A green turtle, as big as my dining room table, looking as if it were winging through the water in my direction.  I had to scramble to get out of its way  – you can’t be within 5 feet of a turtle, they’re protected.  They’re called green because of the color of their underflesh (which I hope I never see), not because of the color of their shell.

What a magical moment!  Seeing an animal in captivity and seeing one in its natural habitat are two very different things.

We also went to the top of Mount Wai’ale’ale  – it’s a mile high, and gets an average of 450 inches of rain a year!  It’ doesn’t really rain all the time, it’s more like mist, but the effect is pretty much the same.
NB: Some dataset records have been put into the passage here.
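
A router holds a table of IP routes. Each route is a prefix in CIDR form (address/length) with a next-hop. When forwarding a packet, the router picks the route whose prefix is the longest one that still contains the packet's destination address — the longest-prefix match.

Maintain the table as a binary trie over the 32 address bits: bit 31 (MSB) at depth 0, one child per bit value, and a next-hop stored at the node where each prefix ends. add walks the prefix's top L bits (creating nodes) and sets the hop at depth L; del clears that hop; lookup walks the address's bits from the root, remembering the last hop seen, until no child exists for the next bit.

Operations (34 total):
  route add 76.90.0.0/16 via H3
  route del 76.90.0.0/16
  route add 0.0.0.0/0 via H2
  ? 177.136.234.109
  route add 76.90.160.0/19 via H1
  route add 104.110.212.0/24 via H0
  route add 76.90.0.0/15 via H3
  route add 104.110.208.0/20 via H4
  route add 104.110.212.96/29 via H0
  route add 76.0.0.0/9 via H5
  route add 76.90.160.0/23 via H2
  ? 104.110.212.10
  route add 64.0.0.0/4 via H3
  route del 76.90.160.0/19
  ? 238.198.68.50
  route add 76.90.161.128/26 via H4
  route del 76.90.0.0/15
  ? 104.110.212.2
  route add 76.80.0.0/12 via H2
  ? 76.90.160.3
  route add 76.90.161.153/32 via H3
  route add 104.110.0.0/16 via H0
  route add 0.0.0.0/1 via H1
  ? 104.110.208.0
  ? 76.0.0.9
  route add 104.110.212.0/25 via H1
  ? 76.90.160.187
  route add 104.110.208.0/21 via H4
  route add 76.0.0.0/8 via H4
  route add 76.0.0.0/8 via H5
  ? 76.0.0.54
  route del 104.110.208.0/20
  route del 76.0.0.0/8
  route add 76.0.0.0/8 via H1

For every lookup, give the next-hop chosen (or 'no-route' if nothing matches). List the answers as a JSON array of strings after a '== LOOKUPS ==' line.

Apply in order:
  add 76.90.0.0/16 -> H3 at depth 16
  del 76.90.0.0/16 (clear depth 16)
  add 0.0.0.0/0 -> H2 at depth 0
  Q 177.136.234.109: descend ε ; hops seen [H2] ; pick H2
  add 76.90.160.0/19 -> H1 at depth 19
  add 104.110.212.0/24 -> H0 at depth 24
  add 76.90.0.0/15 -> H3 at depth 15
  add 104.110.208.0/20 -> H4 at depth 20
  add 104.110.212.96/29 -> H0 at depth 29
  add 76.0.0.0/9 -> H5 at depth 9
  add 76.90.160.0/23 -> H2 at depth 23
  Q 104.110.212.10: descend 0110100001101110110101000 ; hops seen [H2,H4,H0] ; pick H0
  add 64.0.0.0/4 -> H3 at depth 4
  del 76.90.160.0/19 (clear depth 19)
  Q 238.198.68.50: descend ε ; hops seen [H2] ; pick H2
  add 76.90.161.128/26 -> H4 at depth 26
  del 76.90.0.0/15 (clear depth 15)
  Q 104.110.212.2: descend 0110100001101110110101000 ; hops seen [H2,H4,H0] ; pick H0
  add 76.80.0.0/12 -> H2 at depth 12
  Q 76.90.160.3: descend 01001100010110101010000 ; hops seen [H2,H3,H5,H2,H2] ; pick H2
  add 76.90.161.153/32 -> H3 at depth 32
  add 104.110.0.0/16 -> H0 at depth 16
  add 0.0.0.0/1 -> H1 at depth 1
  Q 104.110.208.0: descend 011010000110111011010 ; hops seen [H2,H1,H0,H4] ; pick H4
  Q 76.0.0.9: descend 010011000 ; hops seen [H2,H1,H3,H5] ; pick H5
  add 104.110.212.0/25 -> H1 at depth 25
  Q 76.90.160.187: descend 01001100010110101010000 ; hops seen [H2,H1,H3,H5,H2,H2] ; pick H2
  add 104.110.208.0/21 -> H4 at depth 21
  add 76.0.0.0/8 -> H4 at depth 8
  add 76.0.0.0/8 -> H5 at depth 8
  Q 76.0.0.54: descend 010011000 ; hops seen [H2,H1,H3,H5,H5] ; pick H5
  del 104.110.208.0/20 (clear depth 20)
  del 76.0.0.0/8 (clear depth 8)
  add 76.0.0.0/8 -> H1 at depth 8

== LOOKUPS ==
["H2","H0","H2","H0","H2","H4","H5","H2","H5"]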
After we’d seen the misty view, we went back down to the rangers’ station/museum, a couple of hundred feet below.  There I bought a beautiful print depicting the discovery of  ‘ulu, the Polynesian food staple, breadfruit.  The print looks like this:

You can see the misty clouds that we saw on Mount Wai’ale’ale – and the waves beneath the outrigger.

There are many Polynesian myths about the discovery of  breadfruit.  This particular one is Hawaiian, about two fishermen who became lost at sea between Hawai’i (the Big Island) and Maui.  The mist became so thick that they were unable to tell sea from sky.  As they wandered, they came upon a mythical floating island, Kanehunamoku.  There was a breadfruit tree there, and the two men dug it up and took it back to Hawai’i, where they replanted it and it took root.

There is a double meaning (=kaona) to this story:  “whenever you come upon fog and confusion, you will always come upon ‘ulu.”   “Ulu” is the verb “to grow,” as well as the Hawaiian word for ‘breadfruit” – so fog and confusion, while sometimes troubling and frightening, can also help us grow and show us new solutions to problems.